Peru isn’t merely one of the world’s largest exporters of gold—it’s also one of its dirtiest.
According to a recent report by international labor watchdog Verité, over 20% of the gold being mined in Peru is produced illegally. It’s higher in remote, hard-to-monitor regions; in Madre de Dios, for example, where nearly a billion dollars worth of gold was mined last year, as much as 97% of gold production is illegal. In total roughly $3 billion in illegal gold was not only mined, but exported out of the country in 2011.
In total, Peru now exports more illegally produced gold than cocaine, which is staggering, considering that Peru happens to be the world’s largest exporter of cocaine.
The working conditions in Peruvian mines, which often include severe isolation, staggering amounts of child labor, extreme cases of overworking, and countless incidences of forced labor and abuse, rival those of most any poorly-regulated industry around the world, Quinn Kepes, the report’s lead researcher, said in a statement. “Verité has done research on forced labor in places like Bangladesh, Guatemala, Bolivia, Liberia and the US. I haven’t seen anything this bad,” he said.

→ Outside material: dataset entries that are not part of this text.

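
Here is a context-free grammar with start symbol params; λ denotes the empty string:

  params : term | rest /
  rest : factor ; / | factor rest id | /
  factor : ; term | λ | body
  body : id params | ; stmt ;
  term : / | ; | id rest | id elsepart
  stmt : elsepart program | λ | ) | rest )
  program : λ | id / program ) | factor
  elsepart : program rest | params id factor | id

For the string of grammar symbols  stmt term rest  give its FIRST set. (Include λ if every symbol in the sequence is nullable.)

{ ), /, ;, id }

Add FIRST(stmt)\{λ} = { ), /, ;, id }; stmt is nullable, continue.
Add FIRST(term) = { /, ;, id }; term is not nullable, stop.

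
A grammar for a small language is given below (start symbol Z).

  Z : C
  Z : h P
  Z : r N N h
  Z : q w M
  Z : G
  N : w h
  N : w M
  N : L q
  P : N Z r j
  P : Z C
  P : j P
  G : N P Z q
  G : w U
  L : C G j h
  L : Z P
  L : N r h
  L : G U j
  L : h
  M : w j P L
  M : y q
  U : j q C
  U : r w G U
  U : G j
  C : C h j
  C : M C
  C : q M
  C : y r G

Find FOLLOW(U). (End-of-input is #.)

In G : w U: U is at the end, add FOLLOW(G) = { #, h, j, q, r, w, y }.
In L : G U j: add FIRST(j) = { j }.
In U : r w G U: U is at the end, add FOLLOW(U) = { #, h, j, q, r, w, y }.
Union: FOLLOW(U) = { #, h, j, q, r, w, y }.

{ #, h, j, q, r, w, y }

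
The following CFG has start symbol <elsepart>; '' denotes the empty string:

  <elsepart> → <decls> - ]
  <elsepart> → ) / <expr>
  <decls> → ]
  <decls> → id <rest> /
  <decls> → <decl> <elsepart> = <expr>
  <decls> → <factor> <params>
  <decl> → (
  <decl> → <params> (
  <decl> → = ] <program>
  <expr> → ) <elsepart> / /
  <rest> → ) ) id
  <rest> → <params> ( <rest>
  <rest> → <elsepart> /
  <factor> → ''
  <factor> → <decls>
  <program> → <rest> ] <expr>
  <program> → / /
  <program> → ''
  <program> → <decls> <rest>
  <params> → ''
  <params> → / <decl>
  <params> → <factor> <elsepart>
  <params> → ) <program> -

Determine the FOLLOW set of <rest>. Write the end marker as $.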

The industry employs tens of thousands of child workers. In many cases, they are lured with promises of lucrative salaries and plush treatment, only to find themselves working far more hours than is legal and for a good deal less than minimum wage. To conceal their growing illegal workforce, mining companies have begun to pay workers under the table in gold, which the workers often end up having to sell at a discount, the report notes.
Peru’s mountainous geography and complex land regulations make such abuses hard to control. “Many of the mining camps lack a police presence and authorities lack the resources, and in some cases are afraid, to visit mines located deep within the dense Amazon jungle or on protected lands,” the report says.
It has been just as hard for Peru’s government to keep tabs on gold exports. It is alarmingly easy for small and large-scale miners alike to sell their dirty gold. Much of it is laundered by legitimate, large business, which then mix it in with legally produced gold exports. The result is an inseparable mass of bullion.
Much of this gold gets to Switzerland, where it’s refined or used in luxury goods like watches and jewelry. In 2011 alone, Peru exported 25 tonnes (27.6 tons) worth over $1 billion to Switzerland, according to local environmental news outlet Info Región. (Spanish link) In total, Peru exports roughly $6 billion in gold to Switzerland every year. “Billions of dollars in illegally produced gold has made its way from Peru to Switzerland. Once it is melted down, we have no way of tracing it back to its country and region of origin,” Kepes says in the statement.
Peru exports gold to the likes of Canada and the US, too. It is reported to have the largest undiscovered gold reserves of any country in the world, and received roughly $53 billion in mining investments in 2012 to capitalize on that. It’s becoming all the more imperative that the country’s government work to crack down on the illegal practices that continue to stain its dangerously lucrative gold industry.